"Your Ladyship must excuse me; But I can't permit you to leave this room under the influence of an error. Have the goodness to answer me the following questions, and you will then be at liberty to depart. Did I inform your Ladyship that my brother had given my nephew a great quantity of money?"
"Oh yes! a great, great deal; I don't know how much, though—"
"Did I?" returned her interrogator.
"Come, come, have done with all this confounded nonsense!" exclaimed Henry passionately. "Do you imagine I will allow Lady Juliana to stand here all day, to answer all the absurd questions that come into the heads of three old women?
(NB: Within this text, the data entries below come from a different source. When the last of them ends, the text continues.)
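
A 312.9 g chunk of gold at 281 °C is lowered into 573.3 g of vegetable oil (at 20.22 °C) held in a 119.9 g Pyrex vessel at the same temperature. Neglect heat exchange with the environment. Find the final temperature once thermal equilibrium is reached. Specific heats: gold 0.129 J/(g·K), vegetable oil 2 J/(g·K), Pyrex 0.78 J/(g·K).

T_f is the heat-capacity-weighted average of the initial temperatures:
T_f = (40.36·281 + 1146.6·20.22 + 93.52·20.22) / (40.36 + 1146.6 + 93.52)
    = 36418 / 1280.5 ≈ 28.44 °C

T_f ≈ 28.4 °C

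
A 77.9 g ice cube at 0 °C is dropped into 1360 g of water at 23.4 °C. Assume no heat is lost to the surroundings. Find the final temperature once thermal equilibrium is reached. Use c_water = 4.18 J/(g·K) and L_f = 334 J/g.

Net heat exchanged in the isolated system is zero:
melt ice: 77.9×334 = 26019
  warm the meltwater: 325.62 T
  water cools: 1360×4.18×(T − 23.4) = 5684.8(T − 23.4)
6010.4 T = 133024 − 26019 = 107006
T ≈ 17.80 °C. Since T > 0 °C, the all-ice-melts assumption holds.

T_f ≈ 17.8 °C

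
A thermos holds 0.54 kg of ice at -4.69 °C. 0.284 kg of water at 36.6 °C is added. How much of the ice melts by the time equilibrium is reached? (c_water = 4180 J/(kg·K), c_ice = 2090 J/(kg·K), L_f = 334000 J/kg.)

m_melted ≈ 0.114 kg

Water can give up m c ΔT = 0.284×4180×36.6 = 43449 J before reaching 0 °C.
Of that, 0.54×2090×4.69 = 5293.1 J goes to bring the ice to 0 °C, leaving 38155 J.
To melt every bit of ice: 0.54×334000 = 180360 J.
38155 J < 180360 J, so only part of the ice melts and the system sits at 0 °C.
m_melted×334000 = 38155  ⇒  m_melted ≈ 0.1142 kg.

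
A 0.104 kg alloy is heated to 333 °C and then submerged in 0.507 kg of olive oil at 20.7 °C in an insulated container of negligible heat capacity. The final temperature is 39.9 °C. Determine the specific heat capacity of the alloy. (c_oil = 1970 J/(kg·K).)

c ≈ 629 J/(kg·K)

Let T be the final temperature. ΣQ_i = 0:
0.104·c·(39.9 − 333) + 0.507·1970·(39.9 − 20.7) = 0
-30.48 c = -19177
c = -19177/-30.48 ≈ 629.1 J/(kg·K)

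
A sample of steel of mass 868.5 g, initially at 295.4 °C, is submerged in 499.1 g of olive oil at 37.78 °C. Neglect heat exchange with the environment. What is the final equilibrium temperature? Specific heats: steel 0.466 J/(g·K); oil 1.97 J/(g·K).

T_f ≈ 112.9 °C

|Q_steel| = |Q_oil|:
868.5·0.466·(295.4 − T) = 499.1·1.97·(T − 37.78)
404.72(295.4 − T) = 983.23(T − 37.78)
1387.9 T = 156701  ⇒  T ≈ 112.90 °C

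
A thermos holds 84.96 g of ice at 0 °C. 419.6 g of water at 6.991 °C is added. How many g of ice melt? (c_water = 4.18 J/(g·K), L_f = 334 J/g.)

Cooling the water to 0 °C releases 419.6×4.18×6.991 = 12262 J.
Fully melting the ice requires m_ice L_f = 84.96×334 = 28377 J.
12262 J < 28377 J, so only part of the ice melts and the system sits at 0 °C.
m_melt = 12262 / L_f = 36.71 g.

m_melted ≈ 36.7 g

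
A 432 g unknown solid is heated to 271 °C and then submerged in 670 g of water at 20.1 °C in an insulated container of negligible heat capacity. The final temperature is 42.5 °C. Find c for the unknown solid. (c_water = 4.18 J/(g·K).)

c ≈ 0.636 J/(g·K)

Setting the total heat transfer to zero:
432×c×(42.5 − 271) + 670×4.18×(42.5 − 20.1) = 0
-98712 c = -62733
c = -62733/-98712 ≈ 0.6355 J/(g·K)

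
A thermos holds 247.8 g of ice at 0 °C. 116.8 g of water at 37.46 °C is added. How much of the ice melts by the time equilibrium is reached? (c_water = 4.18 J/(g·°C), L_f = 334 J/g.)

m_melted ≈ 54.8 g

Heat available from the water dropping to 0 °C: 116.8·4.18·37.46 = 18289 J.
Fully melting the ice requires m_ice L_f = 247.8·334 = 82765 J.
Since 18289 < 82765 J, not all the ice melts; equilibrium is at 0 °C.
Mass melted = 18289/334 ≈ 54.76 g.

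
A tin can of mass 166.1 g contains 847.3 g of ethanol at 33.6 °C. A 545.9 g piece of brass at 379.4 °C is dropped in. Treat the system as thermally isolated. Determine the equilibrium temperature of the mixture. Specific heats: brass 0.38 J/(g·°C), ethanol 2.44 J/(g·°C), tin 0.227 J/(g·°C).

T_f ≈ 64.6 °C

Setting the total heat transfer to zero:
545.9*0.38*(T − 379.4) + 847.3*2.44*(T − 33.6) + 166.1*0.227*(T − 33.6) = 0
(207.44 + 2067.4 + 37.7) T = 207.44*379.4 + 2067.4*33.6 + 37.7*33.6
T = 149435/2312.6 ≈ 64.62 °C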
You stupefy and bewilder her with your eternal tattling and roundabout harangues." And he paced the room in a paroxysm of rage, while his wife suspended her dancing, and stood in breathless amazement.
"I declare—I'm sure—it's a thousand pities that there should have been any mistake made," whined poor Miss Grizzy.
"The only remedy is to explain the matter quickly," observed Miss Nicky; "better late than never."
"I have done," said Miss Jacky, seating herself with much dignity.
"The short and the long of it is this," said Miss Nicky, "My brother has not made Henry a present of money. I assure you money is not so rife; but he has done what is much better for you both,—he has made over to him that fine thriving farm of poor Macglashan's."
"No money!" repeated Lady Juliana in a disconsolate tone: then quickly brightening up, "It would have been better, to be sure, to have had the money directly; but you know we can easily sell the estate. How long will it take?—a week?"
"Sell Clackandow!" exclaimed the three horrorstruck daughters of the house of Douglas. "Sell Clackandow! Oh! oh! oh!"